EX-3.1 2 d172088dex31.htm EX-3.1 EX-3.1

Exhibit 3.1

CERTIFICATE OF AMENDMENT

TO THE FOURTH AMENDED AND RESTATED

CERTIFICATE OF INCORPORATION

OF IDENTIV, INC.

Identiv, Inc., a corporation organized and existing under and by virtue of the General Corporation Law of the State of Delaware (the “Corporation”), does hereby certify as follows:

FIRST: The name of the corporation is Identiv, Inc. The original certificate of incorporation of the Corporation was filed with the Secretary of State of the State of Delaware on December 13, 1996, amended and restated on December 20, 1996, amended and restated March 10, 1997, amended and restated April 9, 1997, amended and restated October 10, 1997, amended on November 9, 2009, amended on June 16, 2010, amended on June 6, 2011, and amended on May 22, 2014 (the “Certificate of Incorporation”).

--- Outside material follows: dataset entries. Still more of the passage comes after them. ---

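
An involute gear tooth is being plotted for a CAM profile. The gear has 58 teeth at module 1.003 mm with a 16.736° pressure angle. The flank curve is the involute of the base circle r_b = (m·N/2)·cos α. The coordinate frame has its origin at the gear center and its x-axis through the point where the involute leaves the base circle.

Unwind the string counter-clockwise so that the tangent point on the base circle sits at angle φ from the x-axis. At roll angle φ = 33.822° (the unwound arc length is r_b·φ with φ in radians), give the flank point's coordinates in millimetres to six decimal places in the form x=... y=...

pitch radius r_p = m·N/2 = 1.003·58/2 = 29.087000
base radius r_b = r_p·cos α = 29.087000·cos 16.736° = 27.854926
roll angle φ = 33.822° = 0.59030526 rad
x = r_b·(cos φ + φ·sin φ) = 27.854926·(0.83077081 + 0.59030526·0.55661465) = 32.293423
y = r_b·(sin φ − φ·cos φ) = 27.854926·(0.55661465 − 0.59030526·0.83077081) = 1.844171

x=32.293423 y=1.844171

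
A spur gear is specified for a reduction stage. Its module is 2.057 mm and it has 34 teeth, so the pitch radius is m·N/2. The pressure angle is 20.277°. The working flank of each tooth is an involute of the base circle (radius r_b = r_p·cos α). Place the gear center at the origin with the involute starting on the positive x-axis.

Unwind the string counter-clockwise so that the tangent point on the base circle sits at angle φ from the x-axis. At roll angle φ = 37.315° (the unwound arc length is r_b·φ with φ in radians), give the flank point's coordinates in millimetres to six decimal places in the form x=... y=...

pitch radius r_p = m·N/2 = 2.057·34/2 = 34.969000
base radius r_b = r_p·cos α = 34.969000·cos 20.277° = 32.801906
roll angle φ = 37.315° = 0.65126961 rad
x = r_b·(cos φ + φ·sin φ) = 32.801906·(0.79531481 + 0.65126961·0.60619663) = 39.037950
y = r_b·(sin φ − φ·cos φ) = 32.801906·(0.60619663 − 0.65126961·0.79531481) = 2.894187

x=39.037950 y=2.894187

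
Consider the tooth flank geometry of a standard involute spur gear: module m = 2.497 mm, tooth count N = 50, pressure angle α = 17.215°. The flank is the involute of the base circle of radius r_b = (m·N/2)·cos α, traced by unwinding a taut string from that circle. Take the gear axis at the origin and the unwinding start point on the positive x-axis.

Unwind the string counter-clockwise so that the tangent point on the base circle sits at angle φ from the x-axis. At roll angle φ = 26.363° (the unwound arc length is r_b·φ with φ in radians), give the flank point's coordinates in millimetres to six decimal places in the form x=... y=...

pitch radius r_p = m·N/2 = 2.497·50/2 = 62.425000
base radius r_b = r_p·cos α = 62.425000·cos 17.215° = 59.628417
roll angle φ = 26.363° = 0.46012115 rad
x = r_b·(cos φ + φ·sin φ) = 59.628417·(0.89599871 + 0.46012115·0.44405666) = 65.610254
y = r_b·(sin φ − φ·cos φ) = 59.628417·(0.44405666 − 0.46012115·0.89599871) = 1.895510

x=65.610254 y=1.895510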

SECOND: Article IV of the Corporation’s Certificate of Incorporation is amended to read in its entirety as follows:

“The Corporation is authorized to issue two classes of shares, designated “Preferred Stock” and “Common Stock.” The total number of shares which the Corporation shall have authority to issue is 60,000,000 of which 50,000,000 shares shall be Common Stock at $0.001 par value per share and 10,000,000 shares shall be Preferred Stock at $0.001 par value per share.

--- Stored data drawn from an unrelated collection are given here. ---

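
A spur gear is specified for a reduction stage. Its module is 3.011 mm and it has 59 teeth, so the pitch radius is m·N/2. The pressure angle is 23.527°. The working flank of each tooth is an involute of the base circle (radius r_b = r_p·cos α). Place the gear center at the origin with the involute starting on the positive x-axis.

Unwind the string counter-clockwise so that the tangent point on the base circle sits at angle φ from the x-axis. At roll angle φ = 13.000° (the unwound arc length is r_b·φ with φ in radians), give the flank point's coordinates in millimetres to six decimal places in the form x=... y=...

x=83.510098 y=0.315461

pitch radius r_p = m·N/2 = 3.011·59/2 = 88.824500
base radius r_b = r_p·cos α = 88.824500·cos 23.527° = 81.440703
roll angle φ = 13.000° = 0.22689280 rad
x = r_b·(cos φ + φ·sin φ) = 81.440703·(0.97437006 + 0.22689280·0.22495105) = 83.510098
y = r_b·(sin φ − φ·cos φ) = 81.440703·(0.22495105 − 0.22689280·0.97437006) = 0.315461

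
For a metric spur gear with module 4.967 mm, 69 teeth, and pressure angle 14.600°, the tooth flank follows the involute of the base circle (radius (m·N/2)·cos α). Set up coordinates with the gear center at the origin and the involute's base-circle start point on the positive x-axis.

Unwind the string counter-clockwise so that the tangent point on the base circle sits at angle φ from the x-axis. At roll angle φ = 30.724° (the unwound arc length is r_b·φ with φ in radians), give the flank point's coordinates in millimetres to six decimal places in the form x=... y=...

pitch radius r_p = m·N/2 = 4.967·69/2 = 171.361500
base radius r_b = r_p·cos α = 171.361500·cos 14.600° = 165.828095
roll angle φ = 30.724° = 0.53623496 rad
x = r_b·(cos φ + φ·sin φ) = 165.828095·(0.85963834 + 0.53623496·0.51090305) = 187.983129
y = r_b·(sin φ − φ·cos φ) = 165.828095·(0.51090305 − 0.53623496·0.85963834) = 8.280612

x=187.983129 y=8.280612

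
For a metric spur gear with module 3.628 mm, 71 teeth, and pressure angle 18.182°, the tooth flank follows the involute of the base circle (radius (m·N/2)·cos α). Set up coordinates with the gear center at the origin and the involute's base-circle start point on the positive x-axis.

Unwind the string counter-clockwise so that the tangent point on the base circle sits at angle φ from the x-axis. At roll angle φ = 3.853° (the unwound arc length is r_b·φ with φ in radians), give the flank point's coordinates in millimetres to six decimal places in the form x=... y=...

pitch radius r_p = m·N/2 = 3.628·71/2 = 128.794000
base radius r_b = r_p·cos α = 128.794000·cos 18.182° = 122.363332
roll angle φ = 3.853° = 0.06724754 rad
x = r_b·(cos φ + φ·sin φ) = 122.363332·(0.99773974 + 0.06724754·0.06719686) = 122.639697
y = r_b·(sin φ − φ·cos φ) = 122.363332·(0.06719686 − 0.06724754·0.99773974) = 0.012398

x=122.639697 y=0.012398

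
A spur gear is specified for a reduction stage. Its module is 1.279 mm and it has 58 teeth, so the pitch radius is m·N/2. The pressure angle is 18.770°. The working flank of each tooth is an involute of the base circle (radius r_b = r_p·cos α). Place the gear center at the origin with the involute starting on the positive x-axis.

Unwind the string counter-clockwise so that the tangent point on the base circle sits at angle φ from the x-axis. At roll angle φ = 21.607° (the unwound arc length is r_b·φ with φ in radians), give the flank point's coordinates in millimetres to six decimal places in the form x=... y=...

x=37.527510 y=0.618928

pitch radius r_p = m·N/2 = 1.279·58/2 = 37.091000
base radius r_b = r_p·cos α = 37.091000·cos 18.770° = 35.118422
roll angle φ = 21.607° = 0.37711329 rad
x = r_b·(cos φ + φ·sin φ) = 35.118422·(0.92973150 + 0.37711329·0.36823814) = 37.527510
y = r_b·(sin φ − φ·cos φ) = 35.118422·(0.36823814 − 0.37711329·0.92973150) = 0.618928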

Shares of Preferred Stock authorized by this Certificate of Incorporation may be issued from time to time in one or more series. For any wholly unissued series of Preferred Stock, the Board of Directors of the Corporation (the “Board of Directors”) is authorized to fix or alter the rights, preferences, privileges and restrictions granted to or imposed upon wholly unissued series of Preferred Stock, and the number of shares constituting any such series and the designation thereof, or any of them.

For any series of Preferred Stock having issued and outstanding shares, the Board of Directors is also authorized to decrease the number of shares of any series of Preferred Stock prior or subsequent to the issuance of that series, but not below the number of shares of such series then outstanding. In case the number of shares of any series shall be so decreased, the shares constituting such decrease shall resume the status of undesignated Preferred Stock.”

THIRD: The foregoing amendment to the Certificate of Incorporation has been duly approved by the Board of Directors in accordance with the provisions of Sections 141 and 242 of the General Corporation Law.

FOURTH: The foregoing amendment to the Certificate of Incorporation has been duly approved by the stockholders in accordance with the provisions of Sections 211 and 242 of the General Corporation Law.

IN WITNESS WHEREOF, the undersigned has made and signed this Certificate of Amendment this day of May 18, 2016 and affirms the statements contained herein as true under penalty of perjury.